Título: Gazeta à custa do contribuinte
Autor: Almeida, Amanda ; Colares, Juliana
Fonte: Correio Braziliense, 28/10/2012, Política, p. 14

Deputados faltam às sessões, caem na campanha e apresentam outras justificativas para não terem desconto no salário

O brasileiro pagou R$ 3 milhões, em 2012, para que deputados participassem de atividades partidárias em dias que deveriam estar no plenário da Câmara. Além de benefícios como os 14º e 15º salários e mesmo com as segundas e as sextas-feiras livres para trabalhar em suas bases eleitorais, a maioria faltou às sessões deliberativas sob a justificativa de que estava em “atendimento à obrigação político-partidária”, nomenclatura tão ampla quanto subjetiva. Na prática, evitaram descontos de cerca de R$ 800 por reunião, garantindo o polpudo salário de R$ 26.723,13, sem contar auxílios e outros penduricalhos.

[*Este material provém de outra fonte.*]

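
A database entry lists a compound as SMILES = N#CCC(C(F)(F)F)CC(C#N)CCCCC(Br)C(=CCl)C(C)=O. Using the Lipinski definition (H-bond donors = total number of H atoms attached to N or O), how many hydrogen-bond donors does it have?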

Teve quem usasse o argumento para não comparecer à metade dos 70 dias destinados à votação de projetos. Entre os 10 parlamentares que mais se valeram dessa arma, seis foram candidatos nesta eleição. Segundo a Mesa Diretora, atividades eleitorais não poderiam entrar no bolo. Mas entraram.

Até a última sexta-feira, as atividades partidárias representaram 66,75% das justificativas apresentadas pelos parlamentares para abonar faltas, número cinco vezes maior que o de licenças para tratamento de saúde (12,82%). Dos 513 deputados, apenas 81 não alegaram agenda política para evitar descontos nas remunerações. Só 17 compareceram ao plenário em todos os dias de votação. Das 6.502 faltas contabilizadas neste ano, 793 (12,19%) não foram justificadas. Os parlamentares têm até 30 dias para apresentar as razões das ausências.

O corte de R$ 800 por não comparecimento pode parecer muito, mas não é. Se um cidadão comum contratado sob o regime de trabalho CLT para trabalhar 220 dias por ano recebesse o salário de um deputado e faltasse um dia sem justificativa, sofreria redução de R$ 1.943,50 no contracheque (veja ilustração). Diferentemente dos representantes do povo na Câmara, quando um celetista não comparece ao serviço, ele perde também a remuneração do dia de repouso semanal (em geral, o domingo). A partir da segunda falta na mesma semana, o desconto seria menor, R$ 971,75. Ainda assim, o valor é maior do que o retirado — ao menos na teoria — do bolso dos parlamentares.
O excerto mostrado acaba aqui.